Talk like an Egyptian? Egyptians pronounce the “g” in Egypt like the “j” in Beijing. They also pronounce the “th” in the, this, and then like the “z” in zebra. Mansour Boctor is no exception to “zis” rule.
I worked with Boctor in 2010 in Doha, Qatar. We shared an office cubicle. He always had family pictures on his computer screen, received frequent calls from his wife and children, pinned Bible verses to the wall, and confessed regularly to eating my Cheetos in our file cabinet.
Boctor is middle aged, round-faced, and a little heavy set. Typical of Egyptians, he smiles easily and often. He was an active member of the Gideons both in Egypt and in Qatar. He has been part of Assembly of God, Brotherhood, and Baptist churches throughout his life. In Arabic, Mansour means “victory.”
He and his family emigrated from Egypt to the United States in 2011, after experiencing “one of the toughest days of my life.” On May 9, 2011, Boctor and his family were visiting his brother in Cairo when radicals burned the church across the street following rumors of a woman converting to Christianity. Some extremists knew Christians lived nearby: “They tried to open the house and kill everybody inside.”
Calling it “the worst situation in my life,” Boctor felt certain “I was about to lose my life, really.” In the end, the army rushed in and broke up the crowd. None of his family was hurt, for which he cites “God’s protection.”
The Boctors now live in Nashville, Tennessee. He has a work permit in the United States, and he is moving toward green card status and eventually citizenship for all of his family. He manages a beauty supply company owned by a Jordanian and an Egyptian.
Two of his boys, Mark and Michael, frequently interrupted our video phone call last summer. He proudly put them both on the phone to say hello. One of them smiles and says he wants to live in Florida. Boctor says his kids have brighter futures and better education in America than in Egypt.
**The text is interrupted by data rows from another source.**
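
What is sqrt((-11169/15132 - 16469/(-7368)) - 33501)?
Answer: I*sqrt(722949195461336610)/4645524 ≈ 183.03*I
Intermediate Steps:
sqrt((-11169/15132 - 16469/(-7368)) - 33501) = sqrt((-11169*1/15132 - 16469*(-1/7368)) - 33501) = sqrt((-3723/5044 + 16469/7368) - 33501) = sqrt(13909643/9291048 - 33501) = sqrt(-311245489405/9291048) = I*sqrt(722949195461336610)/4645524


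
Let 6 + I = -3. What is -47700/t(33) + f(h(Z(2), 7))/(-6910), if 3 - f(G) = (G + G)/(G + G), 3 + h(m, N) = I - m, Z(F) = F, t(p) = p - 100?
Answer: 164803433/231485 ≈ 711.94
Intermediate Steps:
t(p) = -100 + p
I = -9 (I = -6 - 3 = -9)
h(m, N) = -12 - m (h(m, N) = -3 + (-9 - m) = -12 - m)
f(G) = 2 (f(G) = 3 - (G + G)/(G + G) = 3 - 2*G/(2*G) = 3 - 2*G*1/(2*G) = 3 - 1*1 = 3 - 1 = 2)
-47700/t(33) + f(h(Z(2), 7))/(-6910) = -47700/(-100 + 33) + 2/(-6910) = -47700/(-67) + 2*(-1/6910) = -47700*(-1/67) - 1/3455 = 47700/67 - 1/3455 = 164803433/231485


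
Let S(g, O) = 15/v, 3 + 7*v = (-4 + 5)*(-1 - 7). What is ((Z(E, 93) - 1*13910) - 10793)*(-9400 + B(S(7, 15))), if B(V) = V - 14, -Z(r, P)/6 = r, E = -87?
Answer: 2506578279/11 ≈ 2.2787e+8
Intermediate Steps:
Z(r, P) = -6*r
v = -11/7 (v = -3/7 + ((-4 + 5)*(-1 - 7))/7 = -3/7 + (1*(-8))/7 = -3/7 + (⅐)*(-8) = -3/7 - 8/7 = -11/7 ≈ -1.5714)
S(g, O) = -105/11 (S(g, O) = 15/(-11/7) = 15*(-7/11) = -105/11)
B(V) = -14 + V
((Z(E, 93) - 1*13910) - 10793)*(-9400 + B(S(7, 15))) = ((-6*(-87) - 1*13910) - 10793)*(-9400 + (-14 - 105/11)) = ((522 - 13910) - 10793)*(-9400 - 259/11) = (-13388 - 10793)*(-103659/11) = -24181*(-103659/11) = 2506578279/11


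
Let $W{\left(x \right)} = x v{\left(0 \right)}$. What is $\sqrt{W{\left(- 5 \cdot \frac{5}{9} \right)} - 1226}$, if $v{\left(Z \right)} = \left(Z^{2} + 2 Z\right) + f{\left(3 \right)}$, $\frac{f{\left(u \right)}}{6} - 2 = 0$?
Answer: $\frac{i \sqrt{11334}}{3} \approx 35.487 i$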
Asked if he ever plans to return to Egypt, Boctor says, “No, no, no, no.” He does miss his mother and five brothers, as they have not gotten visas to America. He also misses Alexandria’s beaches and an annual Christian conference in Egypt.
Boctor acknowledges that life in America is hard, “but you know, it pays off” because “it’s a free country.” He feels little prejudice, finds “very biblical” churches, and thinks he values the history of America “maybe more than some Americans.” An elder, Sunday school teacher, and associate pastor at his church have all encouraged him and shown special interest in his family.
Egyptians engage American society, Boctor explains. They work hard. They vote. Many imagine a better future for themselves. But Egyptians also stick together, he notes. Some move to Arabic-speaking neighborhoods. Some push state officials to offer driver’s license tests in Arabic.
Boctor says Egyptians also pray for their nation. Many quote verses like Isaiah 19:21, “Then the Lord will be known to Egypt, and the Egyptians will know the Lord in that day.” He trusts that “God will never leave” Egypt.